In the past year, a number of high level employees quietly left Irrational for similar jobs at other studios. Levine acknowledges that, in some part, departures are a response to the company's abnormally intense iteration practices.
"I'm a bit of a slow chiseler, you know?" says Levine. "So it doesn't bother me that much. I think it's probably tougher for other people on the team. I think that's probably hard for some people."
Nate Wells, the art director of BioShock Infinite, and arguably the best known Irrational employee after Levine, was susceptible to massive creative gutting. This anecdote from a colleague of Wells gives an idea of what iteration, at its most extreme, was like in the office.
Levine and Wells had a blowout fight over Finkton. In BioShock Infinite, Finkton is the shantytown, home to the workers and outcasts of the floating city of Columbia.
The art team and level designers had been working on Finkton for a long time, with Wells directing the style. The inspiration was like the slums in Jamaica or Key West. All of the housing was wooden and colorful, as if painted by the residents to make the depressed quarters more livable. And each bright shack was stacked atop the next, climbing into the sky like an anthill, with the skyline piercing through it.

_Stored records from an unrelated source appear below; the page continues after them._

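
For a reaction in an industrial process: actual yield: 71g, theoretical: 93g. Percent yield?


% yield = actual/theoretical × 100
= 71/93 × 100
= 76.34%

76.34%


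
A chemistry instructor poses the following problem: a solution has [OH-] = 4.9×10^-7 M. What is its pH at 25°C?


pOH = -log10([OH-]) = -log10(4.9×10^-7)
= 7 - log10(4.9) = 6.31
pH = 14 - pOH = 14 - 6.31 = 7.69

7.69


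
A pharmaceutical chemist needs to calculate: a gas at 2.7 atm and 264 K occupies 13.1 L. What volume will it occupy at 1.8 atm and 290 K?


P1V1/T1 = P2V2/T2
V2 = P1V1T2/(T1P2)
= 2.7×13.1×290/(264×1.8)
= 21.585 L

21.585 L


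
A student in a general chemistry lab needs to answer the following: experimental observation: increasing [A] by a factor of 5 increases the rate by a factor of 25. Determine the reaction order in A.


rate ∝ [A]^n
5^n = 25 → n = 2
Order in A: 2

2


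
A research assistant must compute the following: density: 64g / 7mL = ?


ρ = mass/volume
= 64/7
= 9.143 g/mL

9.143 g/mL


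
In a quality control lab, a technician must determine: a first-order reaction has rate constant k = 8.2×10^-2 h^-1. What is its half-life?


t½ = ln2/k = 0.693147/(8.2×10^-2 h^-1)
= 8.453 h

8.453 h


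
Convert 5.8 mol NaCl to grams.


M(NaCl) = 58.44 g/mol
mass = n × M = 5.8 × 58.44 = 338.95 g

338.95 g


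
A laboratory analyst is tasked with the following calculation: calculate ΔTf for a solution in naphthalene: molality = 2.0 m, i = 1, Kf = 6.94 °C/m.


ΔTf = Kf × m × i
= 6.94 × 2.0 × 1
= 13.88 °C

13.88 °C


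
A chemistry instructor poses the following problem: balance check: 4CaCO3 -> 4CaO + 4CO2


Equation: 4CaCO3 -> 4CaO + 4CO2
Check atoms: C: 4=4, Ca: 4=4, O: 12=12
Balanced

Yes, balanced


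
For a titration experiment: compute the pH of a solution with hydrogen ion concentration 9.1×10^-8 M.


pH = -log10([H+]) = -log10(9.1×10^-8)
= 8 - log10(9.1)
= 8 - 0.96
= 7.04

7.04


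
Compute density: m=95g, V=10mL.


ρ = mass/volume
= 95/10
= 9.5 g/mL

9.5 g/mL


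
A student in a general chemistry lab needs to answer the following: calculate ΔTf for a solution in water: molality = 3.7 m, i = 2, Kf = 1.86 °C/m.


ΔTf = Kf × m × i
= 1.86 × 3.7 × 2
= 13.764 °C

13.764 °C


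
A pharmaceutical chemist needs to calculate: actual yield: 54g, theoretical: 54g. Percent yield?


% yield = actual/theoretical × 100
= 54/54 × 100
= 100.0%

100.0%


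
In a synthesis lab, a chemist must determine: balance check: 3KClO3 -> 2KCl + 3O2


Equation: 3KClO3 -> 2KCl + 3O2
Check atoms: Cl: 3≠2, K: 3≠2, O: 9≠6
Not balanced

No, not balanced


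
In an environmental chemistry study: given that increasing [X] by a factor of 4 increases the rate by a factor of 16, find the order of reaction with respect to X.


rate ∝ [X]^n
4^n = 16 → n = 2
Order in X: 2

2


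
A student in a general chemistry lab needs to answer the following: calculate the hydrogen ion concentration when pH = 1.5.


[H+] = 10^(-pH) = 10^(-1.5)
= 3.16×10^-2 M

3.16×10^-2 M


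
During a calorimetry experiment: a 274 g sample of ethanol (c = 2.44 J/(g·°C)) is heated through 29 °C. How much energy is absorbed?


q = mcΔT = 274 × 2.44 × 29
= 19388.24 J

19388.24 J


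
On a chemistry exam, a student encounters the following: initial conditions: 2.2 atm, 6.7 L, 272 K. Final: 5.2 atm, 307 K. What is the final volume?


P1V1/T1 = P2V2/T2
V2 = P1V1T2/(T1P2)
= 2.2×6.7×307/(272×5.2)
= 3.199 L

3.199 L


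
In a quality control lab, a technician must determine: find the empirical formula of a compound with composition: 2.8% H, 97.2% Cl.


Assume 100 g sample. Moles of each element:
  H: 2.8/1.008 = 2.778 mol
  Cl: 97.2/35.45 = 2.742 mol
Divide by smallest (2.742):
  H: 2.778/2.742 = 1.01
  Cl: 2.742/2.742 = 1.0
Empirical formula: HCl

HCl


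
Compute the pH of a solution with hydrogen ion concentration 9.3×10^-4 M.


pH = -log10([H+]) = -log10(9.3×10^-4)
= 4 - log10(9.3)
= 4 - 0.97
= 3.03

3.03


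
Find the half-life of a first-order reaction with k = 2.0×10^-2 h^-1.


t½ = ln2/k = 0.693147/(2.0×10^-2 h^-1)
= 34.66 h

34.66 h


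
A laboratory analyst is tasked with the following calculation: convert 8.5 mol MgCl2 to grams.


M(MgCl2) = 95.21 g/mol
mass = n × M = 8.5 × 95.21 = 809.29 g

809.29 g


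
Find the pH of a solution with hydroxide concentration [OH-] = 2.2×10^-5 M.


pOH = -log10([OH-]) = -log10(2.2×10^-5)
= 5 - log10(2.2) = 4.66
pH = 14 - pOH = 14 - 4.66 = 9.34

9.34


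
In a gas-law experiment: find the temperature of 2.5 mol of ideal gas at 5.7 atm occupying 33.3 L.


PV = nRT  (R = 0.08206 L·atm/(mol·K))
T = PV/(nR) = 5.7×33.3/(2.5×0.08206)
= 189.81/0.205150
= 925.23 K

925.23 K


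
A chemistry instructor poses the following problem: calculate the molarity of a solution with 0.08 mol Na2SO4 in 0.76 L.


M = n/V = 0.08/0.76 = 0.105 mol/L

0.105 M


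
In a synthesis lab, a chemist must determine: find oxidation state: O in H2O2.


Peroxide: O is -1
Oxidation number: -1

-1


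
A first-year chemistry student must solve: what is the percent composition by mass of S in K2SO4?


M(K2SO4) = 2×39.1 + 1×32.07 + 4×16.0 = 174.27 g/mol
Mass of S = 1 × 32.07 = 32.07 g/mol
% S = 32.07/174.27 × 100 = 18.40%

18.40%


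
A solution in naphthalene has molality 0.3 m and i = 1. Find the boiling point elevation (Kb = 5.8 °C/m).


ΔTb = Kb × m × i
= 5.8 × 0.3 × 1
= 1.74 °C

1.74 °C


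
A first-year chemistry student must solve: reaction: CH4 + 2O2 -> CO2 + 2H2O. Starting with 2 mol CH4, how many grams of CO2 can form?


Mole ratio CO2:CH4 = 1:1
n(CO2) = 2 × 1/1 = 2.000 mol
mass = 2.000 × 44.01 = 88.02 g

88.02 g


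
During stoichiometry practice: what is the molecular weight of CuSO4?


M(CuSO4) = 1×63.55 + 1×32.07 + 4×16.0
= 63.55 + 32.07 + 64.0
= 159.62 g/mol

159.62 g/mol


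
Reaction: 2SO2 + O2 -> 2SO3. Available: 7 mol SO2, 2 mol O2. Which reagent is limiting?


Mole ratio available / coefficient:
  SO2: 7/2 = 3.500
  O2: 2/1 = 2.000
Smaller ratio is limiting.

O2


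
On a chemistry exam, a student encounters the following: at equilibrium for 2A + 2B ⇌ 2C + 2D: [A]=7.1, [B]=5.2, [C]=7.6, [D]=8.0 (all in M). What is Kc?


Kc = [C]^2[D]^2/([A]^2[B]^2)
= (7.6^2 × 8.0^2)/(7.1^2 × 5.2^2)
= 3696.64/1363.0864
= 2.712

2.712


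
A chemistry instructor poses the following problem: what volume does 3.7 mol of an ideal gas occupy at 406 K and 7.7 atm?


PV = nRT  (R = 0.08206 L·atm/(mol·K))
V = nRT/P = 3.7×0.08206×406/7.7
= 16.009 L

16.009 L


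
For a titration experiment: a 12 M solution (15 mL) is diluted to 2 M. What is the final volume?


C1V1 = C2V2
12 × 15 = 2 × V2
V2 = 180/2 = 90.0 mL

90.0 mL


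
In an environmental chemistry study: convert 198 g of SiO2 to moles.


M(SiO2) = 60.09 g/mol
n = mass/M = 198/60.09 = 3.2951 mol

3.2951 mol


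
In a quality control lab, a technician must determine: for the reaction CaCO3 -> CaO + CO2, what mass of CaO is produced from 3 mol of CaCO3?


Mole ratio CaO:CaCO3 = 1:1
n(CaO) = 3 × 1/1 = 3.000 mol
mass = 3.000 × 56.08 = 168.24 g

168.24 g


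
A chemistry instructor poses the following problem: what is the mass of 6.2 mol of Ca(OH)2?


M(Ca(OH)2) = 74.1 g/mol
mass = n × M = 6.2 × 74.1 = 459.42 g

459.42 g


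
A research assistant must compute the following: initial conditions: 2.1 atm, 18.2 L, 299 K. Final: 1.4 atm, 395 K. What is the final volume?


P1V1/T1 = P2V2/T2
V2 = P1V1T2/(T1P2)
= 2.1×18.2×395/(299×1.4)
= 36.065 L

36.065 L


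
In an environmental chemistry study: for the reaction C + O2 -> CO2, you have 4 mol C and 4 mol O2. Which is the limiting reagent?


Mole ratio available / coefficient:
  C: 4/1 = 4.000
  O2: 4/1 = 4.000
Smaller ratio is limiting.

neither (stoichiometric); C and O2 are fully consumed


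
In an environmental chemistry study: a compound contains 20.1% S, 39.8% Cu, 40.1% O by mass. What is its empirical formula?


Assume 100 g sample. Moles of each element:
  S: 20.1/32.07 = 0.627 mol
  Cu: 39.8/63.55 = 0.626 mol
  O: 40.1/16.0 = 2.506 mol
Divide by smallest (0.626):
  S: 0.627/0.626 = 1.0
  Cu: 0.626/0.626 = 1.0
  O: 2.506/0.626 = 4.0
Empirical formula: CuSO4

CuSO4


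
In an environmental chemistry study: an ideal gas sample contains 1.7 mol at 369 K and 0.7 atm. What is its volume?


PV = nRT  (R = 0.08206 L·atm/(mol·K))
V = nRT/P = 1.7×0.08206×369/0.7
= 73.537 L

73.537 L


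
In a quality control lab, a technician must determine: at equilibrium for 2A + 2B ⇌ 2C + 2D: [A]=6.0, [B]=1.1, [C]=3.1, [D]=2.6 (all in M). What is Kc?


Kc = [C]^2[D]^2/([A]^2[B]^2)
= (3.1^2 × 2.6^2)/(6.0^2 × 1.1^2)
= 64.9636/43.56
= 1.491

1.491


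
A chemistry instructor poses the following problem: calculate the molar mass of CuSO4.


M(CuSO4) = 1×63.55 + 1×32.07 + 4×16.0
= 63.55 + 32.07 + 64.0
= 159.62 g/mol

159.62 g/mol


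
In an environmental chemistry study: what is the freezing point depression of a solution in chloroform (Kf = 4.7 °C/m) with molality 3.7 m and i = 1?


ΔTf = Kf × m × i
= 4.7 × 3.7 × 1
= 17.39 °C

17.39 °C


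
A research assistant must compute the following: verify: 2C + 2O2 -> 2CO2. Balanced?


Equation: 2C + 2O2 -> 2CO2
Check atoms: C: 2=2, O: 4=4
Balanced

Yes, balanced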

Ken had been in level reviews numerous times. Then one day, the Finkton team was doing a play test, when Ken decided the entire stage was wrong. It looked like the residents lived in garbage. It needed to be beautiful, because Columbia was designed so that even the poor lived beautifully.
It was all wrong. And it had to go.
Wells was furious. Levine had been looking at this for months. In August of this year, Wells announced his new role as art director at Naughty Dog Studios.